I take scientific skepticism to be essentially skepticism about claims that educated people should now regard as extraordinary — not because they are inherently bizarre but because they are anomalous within our hard-won, scientifically-informed picture of the world.
Think again of reincarnation. If reincarnation were true, if reincarnation were a genuine phenomenon, this would force us to revise our whole picture of the world to find some mechanism whereby it takes place. That makes it an extraordinary claim, and that is a reason to investigate it in a spirit of suspicion.
By way of analogy, many people make claims that run counter to the evidence from humanistic scholarship. For example, many people will not accept that Shakespeare’s plays were actually written by Shakespeare (though the claim being denied was never an extraordinary one in this case). They claim the plays were written by, say, Christopher Marlowe, or Francis Bacon, or the Earl of Oxford.
Others deny terrible historical events, such as the Holocaust. There was once a time when the claim that the Nazis murdered nearly six million Jews in their concentration camps should have been regarded with suspicion, especially since much in the way of false propaganda was spread about the Germans during the first world war. We should always be cautious about atrocity propaganda, especially from our own side.

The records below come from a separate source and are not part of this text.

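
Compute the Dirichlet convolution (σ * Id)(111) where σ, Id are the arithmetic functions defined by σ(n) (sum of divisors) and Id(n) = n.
(σ * Id)(111) = 525

Divisors of 111: [1, 3, 37, 111]. For each d | 111:
  d = 1: σ(1) · Id(111/1) = 1 · 111 = 111
  d = 3: σ(3) · Id(111/3) = 4 · 37 = 148
  d = 37: σ(37) · Id(111/37) = 38 · 3 = 114
  d = 111: σ(111) · Id(111/111) = 152 · 1 = 152
Summing: (σ * Id)(111) = 111 + 148 + 114 + 152 = 525.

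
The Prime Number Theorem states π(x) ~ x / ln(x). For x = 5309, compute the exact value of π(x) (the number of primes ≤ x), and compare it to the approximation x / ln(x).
π(5309) = 704;  x/ln(x) ≈ 618.97;  relative error ≈ 12.08%.

Directly count primes up to 5309: π(5309) = 704. The PNT approximation gives 5309/ln(5309) ≈ 5309/8.57716 ≈ 618.97. Relative error (π(x) − x/ln(x)) / π(x) ≈ 12.08%; the approximation is known to undercount slightly (Li(x) is a better estimate).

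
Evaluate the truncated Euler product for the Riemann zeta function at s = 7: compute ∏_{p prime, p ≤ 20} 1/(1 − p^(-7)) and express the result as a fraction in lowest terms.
∏ = 155826023762586560111512988551201501037015625/154535761885293084095586902270463356349603488

The primes p ≤ 20 are [2, 3, 5, 7, 11, 13, 17, 19]. For each prime, (1 − 1/p^7)^(-1) = p^7 / (p^7 − 1). The product is (1 − 1/2^7)^(-1), (1 − 1/3^7)^(-1), (1 − 1/5^7)^(-1), (1 − 1/7^7)^(-1), (1 − 1/11^7)^(-1), (1 − 1/13^7)^(-1), (1 − 1/17^7)^(-1), (1 − 1/19^7)^(-1) = ∏ p^7 / (p^7 − 1) = 155826023762586560111512988551201501037015625/154535761885293084095586902270463356349603488.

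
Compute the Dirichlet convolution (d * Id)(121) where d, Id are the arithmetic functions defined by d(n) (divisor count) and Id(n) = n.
(d * Id)(121) = 146

Divisors of 121: [1, 11, 121]. For each d | 121:
  d = 1: d(1) · Id(121/1) = 1 · 121 = 121
  d = 11: d(11) · Id(121/11) = 2 · 11 = 22
  d = 121: d(121) · Id(121/121) = 3 · 1 = 3
Summing: (d * Id)(121) = 121 + 22 + 3 = 146.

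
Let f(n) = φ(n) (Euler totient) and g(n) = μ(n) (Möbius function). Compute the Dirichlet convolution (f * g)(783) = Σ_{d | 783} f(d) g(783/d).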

But of course, we know that the Nazi Holocaust did take place. We have the extraordinary evidence for these horrific events, and we have it in much detail. Given the picture that was built up by investigators immediately after the second world war and by historians since, we actually have the extraordinary evidence needed to believe in the occurrence of something as vast and horrific as the Holocaust. Someone who now denies those events does not deserve to be called by the honourable title of skeptic. Such a person is in denial of evidence that we actually have. Such a person is a denialist.
Initially extraordinary claims that actually acquire extraordinary evidence thereby change our picture of the world, or our understandings of ourselves and our situation. Once that happens, what were once extraordinary claims become normalised. Once they are sufficiently well established, those once-extraordinary claims can be used in arguments against new claims that are inconsistent with them. All the cumulative evidence that supports such a claim stands as evidence against any inconsistent claim.

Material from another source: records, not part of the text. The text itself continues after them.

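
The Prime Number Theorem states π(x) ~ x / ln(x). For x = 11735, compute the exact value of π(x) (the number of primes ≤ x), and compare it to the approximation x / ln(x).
π(11735) = 1408;  x/ln(x) ≈ 1252.36;  relative error ≈ 11.05%.

Directly count primes up to 11735: π(11735) = 1408. The PNT approximation gives 11735/ln(11735) ≈ 11735/9.37033 ≈ 1252.36. Relative error (π(x) − x/ln(x)) / π(x) ≈ 11.05%; the approximation is known to undercount slightly (Li(x) is a better estimate).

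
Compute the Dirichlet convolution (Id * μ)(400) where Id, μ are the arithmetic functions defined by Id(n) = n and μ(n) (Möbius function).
(Id * μ)(400) = 160

Divisors of 400: [1, 2, 4, 5, 8, 10, 16, 20, 25, 40, 50, 80, 100, 200, 400]. For each d | 400:
  d = 1: Id(1) · μ(400/1) = 1 · 0 = 0
  d = 2: Id(2) · μ(400/2) = 2 · 0 = 0
  d = 4: Id(4) · μ(400/4) = 4 · 0 = 0
  d = 5: Id(5) · μ(400/5) = 5 · 0 = 0
  d = 8: Id(8) · μ(400/8) = 8 · 0 = 0
  d = 10: Id(10) · μ(400/10) = 10 · 0 = 0
  d = 16: Id(16) · μ(400/16) = 16 · 0 = 0
  d = 20: Id(20) · μ(400/20) = 20 · 0 = 0
  d = 25: Id(25) · μ(400/25) = 25 · 0 = 0
  d = 40: Id(40) · μ(400/40) = 40 · 1 = 40
  d = 50: Id(50) · μ(400/50) = 50 · 0 = 0
  d = 80: Id(80) · μ(400/80) = 80 · -1 = -80
  d = 100: Id(100) · μ(400/100) = 100 · 0 = 0
  d = 200: Id(200) · μ(400/200) = 200 · -1 = -200
  d = 400: Id(400) · μ(400/400) = 400 · 1 = 400
Summing: (Id * μ)(400) = 0 + 0 + 0 + 0 + 0 + 0 + 0 + 0 + 0 + 40 + 0 + -80 + 0 + -200 + 400 = 160.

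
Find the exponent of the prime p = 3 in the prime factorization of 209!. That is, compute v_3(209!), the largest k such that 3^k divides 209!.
v_3(209!) = 101

Legendre's formula: v_p(n!) = Σ_{k ≥ 1} ⌊n / p^k⌋. For p = 3, n = 209, the terms are:
  ⌊209/3^1⌋ = ⌊209/3⌋ = 69
  ⌊209/3^2⌋ = ⌊209/9⌋ = 23
  ⌊209/3^3⌋ = ⌊209/27⌋ = 7
  ⌊209/3^4⌋ = ⌊209/81⌋ = 2
(the next term ⌊209/3^5⌋ = 0, terminating the sum). Summing: v_3(209!) = 69 + 23 + 7 + 2 = 101.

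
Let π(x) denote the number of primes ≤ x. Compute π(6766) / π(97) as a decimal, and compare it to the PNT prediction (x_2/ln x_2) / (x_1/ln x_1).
π(6766)/π(97) = 871/25 ≈ 34.8400;  PNT prediction ≈ 36.1803.

π(97) = 25 and π(6766) = 871, so π(6766)/π(97) ≈ 34.8400. The PNT-predicted ratio is (6766/ln(6766)) / (97/ln(97)) ≈ 36.1803. The two agree to within a few percent, as expected.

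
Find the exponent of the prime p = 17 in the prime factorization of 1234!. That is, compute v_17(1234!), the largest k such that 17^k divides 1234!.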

So — the rotation of the earth was once an extraordinary claim. The onus was on proponents to gather the evidence. Skepticism about the claim was rational and warranted – though of course suppression and punishment were not. But the evidence has been gathered. Someone who denied the claim now would not deserve the title “skeptic”: such a person would be a crank or a crackpot or a denialist (don’t ask me what the difference is!).

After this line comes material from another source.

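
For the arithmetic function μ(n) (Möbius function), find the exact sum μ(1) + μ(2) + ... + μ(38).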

We have, in our society, evolution denialists, Holocaust denialists, climate change denialists, and denialists of many other important claims for which we have the evidence, however extraordinary the claims might have been when first made, against the background of what it was then rational and reasonable to believe. That is a distinction that our children need to be taught, just as they need to know how hard won our current, evidentially informed, picture of the world actually was. I don’t believe these things are well understood, even by most adults.
Let’s do more about that.
Thank you, friends and colleagues. And thank you, JREF!